I was wondering what settings would you use for gaming?  Which settings would you use for all MP3s/FLAC mix? For youtube videos/audio?  Movies?  Or which setting could you use as a "set and forget"?  Could setting "have digital out match the bit-stream" (or whatever it actually says - I'm at work right now) be that set and forget method?
 
May 16, 2011 at 3:17 PM Post #2 of 6
Most music is 16-44 so 44.1 KHz would be the most appropriate setting.
 
Games and such seem to all have audio at 48000 Hz, which is the default for Windows and most soundcards, not sure why (this is also what the digital stream output when I set it to auto).
 
The setting you mention is probably best. As long as you use WASAPI or ASIO in your media player, it will typically handle the bitrate switching on its own, and games will probably output at 48 KHz by default.
 
May 16, 2011 at 3:58 PM Post #4 of 6
16 or 24 is easy.
If you set it to 16 all 24 bit audio (if you have some) will be truncated to 16.
If your audio device supports 24, set it to 24.
It will play 24 bit right and if you play 16 bit, 8 zero bits will be padded.
This won’t affect sound quality and might even be beneficial when using digital volume control.
 
 
Quote:
Before I used to think if you just pick the best setting (24-bit 192KHz) you get the best audio.

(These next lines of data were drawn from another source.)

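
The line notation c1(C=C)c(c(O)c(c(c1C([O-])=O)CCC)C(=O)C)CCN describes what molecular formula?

C16H20NO4-

Heavy atoms from the SMILES: 16 C, 1 N, 4 O.
Implicit hydrogens by atom environment:
  6 × C (aromatic): no H
  5 × C: 2 H each → 10
  2 × C: 3 H each → 6
  2 × C: no H
  2 × O: no H
  1 × C: 1 H
  1 × N: 2 H
  1 × O: 1 H
  1 × O (charge -1): no H
  Total hydrogens = 20.
Net charge -1.
Molecular formula: C16H20NO4-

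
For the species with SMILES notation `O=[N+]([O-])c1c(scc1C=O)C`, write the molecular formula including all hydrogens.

Heavy atoms from the SMILES: 6 C, 1 N, 3 O, 1 S.
Implicit hydrogens by atom environment:
  3 × C (aromatic): no H
  2 × O: no H
  1 × C: 3 H
  1 × C (aromatic): 1 H
  1 × C: 1 H
  1 × N (charge +1): no H
  1 × O (charge -1): no H
  1 × S (aromatic): no H
  Total hydrogens = 5.
Molecular formula: C6H5NO3S

C6H5NO3S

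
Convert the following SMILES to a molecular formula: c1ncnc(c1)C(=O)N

C5H5N3O

Heavy atoms from the SMILES: 5 C, 3 N, 1 O.
Implicit hydrogens by atom environment:
  3 × C (aromatic): 1 H each → 3
  2 × N (aromatic): no H
  1 × C (aromatic): no H
  1 × C: no H
  1 × N: 2 H
  1 × O: no H
  Total hydrogens = 5.
Molecular formula: C5H5N3O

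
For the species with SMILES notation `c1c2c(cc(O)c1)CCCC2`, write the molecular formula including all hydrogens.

C10H12O

Heavy atoms from the SMILES: 10 C, 1 O.
Implicit hydrogens by atom environment:
  4 × C: 2 H each → 8
  3 × C (aromatic): 1 H each → 3
  3 × C (aromatic): no H
  1 × O: 1 H
  Total hydrogens = 12.
Molecular formula: C10H12O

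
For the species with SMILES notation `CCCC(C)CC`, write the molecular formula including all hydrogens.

Heavy atoms from the SMILES: 7 C.
Implicit hydrogens by atom environment:
  3 × C: 3 H each → 9
  3 × C: 2 H each → 6
  1 × C: 1 H
  Total hydrogens = 16.
Molecular formula: C7H16

C7H16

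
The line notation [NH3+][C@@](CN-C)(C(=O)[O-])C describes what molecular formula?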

You might wonder indeed if up-sampling e.g. CD audio (44.1 kHz) to 192 kHz improve things or degrade them.
Not all SRC (sample rate conversion) is without audible artefacts, not all DACs perform best at 192.
 
 
You might have a look at media players supporting WASAPI.
When done right, they will see to it that the audio is played at its native sample rate.
This of course requires hardware supporting this rate….
 
 
May 16, 2011 at 6:18 PM Post #5 of 6


 
Quote:
 
You might wonder indeed if up-sampling e.g. CD audio (44.1 kHz) to 192 kHz improve things or degrade them.
Not all SRC (sample rate conversion) is without audible artefacts, not all DACs perform best at 192.
  


That's probably why I notice an improvement on my PC with the auzentech forte (though not entirely sure now) while not the laptop.  Though I haven't had a chance to really fool around with the PC.
 
Quote:
  
You might have a look at media players supporting WASAPI.
When done right, they will see to it that the audio is played at its native sample rate.
This of course requires hardware supporting this rate….
 


 Hmm, I've been wanting to fool around with WASAPI and learn a bit more about audiophile level audio, but lately my music tends to be limited.  Recent formats, losing HDDs, and no charger for the Cowon has limited my music listening to youtube.  :/
 
How once I'm on my own I'm probably going to be getting back into using proper formats and players for audio.  But might as well prepare now.
 
I guess WASAPI will work for movies too eh?  I'm thinking of doing gaming audio through the soundcard and music/video through the video card.  The receiver is set up for 5.1 audio, but if I hook up some headphones, will I lose any audio from the receiver (as the sound is being sent as 5.1 and yet the headphones are only 2.0)?  Though I might even limit music to the sound card as I'm going to get some OPAMPs for it.
 
 
What about movies?  24-bit - 48KHz the standard?  What about blu-ray?  I'm going to set up the PC for blu-rays as well when I'm on my own.
 
May 19, 2011 at 5:04 AM Post #6 of 6
I have as many games in 44.1 as in 48.
Oddly I can notice the difference when my Xonar is resampling so I try to make it match when I play games (yeah, I can be bothered). Of course I pay attention to that with films (reclock+KS) and music (foobar+KS) too. 
I'm on XP and the Xonar can still resample when using Kernel Streaming (if the khz settings in the card's control panel doesn't match with the source), only ASIO can bypass it and with ASIO I can only have one sound stream while with KS I can for example play with the game sounds while still having my music work fine with no noticeable impact on the sound quality. 
 
To find out which games are running in 44.1 or 48 (a few of them mix both.. stupid devs) I use DPC latency checker, because when the Xonar is resampling the latency has an easily visible latency increase. 44.1 stream + 44.1 in Xonar = 45µs, 48 stream + 48 in Xonar = 45µs too. Same with 96 and 192khz (only got a couple of songs though). However 44.1 + 48 = 50-60µs, with 96 in Xonar it rises up to 70-80µs and 192 makes it skyrocket up to 110-120µs (!). I guess that's because the Xonar does everything using the CPU... 
 
Either way if you don't want to bother yourself too much with it I'd recommend 48khz/24bit as most games these days use that and all films (Blu Rays and DVDs) are in 48khz (either 24 or 16bit but it doesn't matter when you hardware supports 24+). I've heard of 96khz Blu Rays but haven't seen one, yet I do have a lot of Blu Rays. 
 
And yes WASAPI works fine for both music (many players to choose from, foobar heavily recommended) and films (you need Reclock for that I think, and to turn off the clock adjustment otherwise you don't get bit perfect).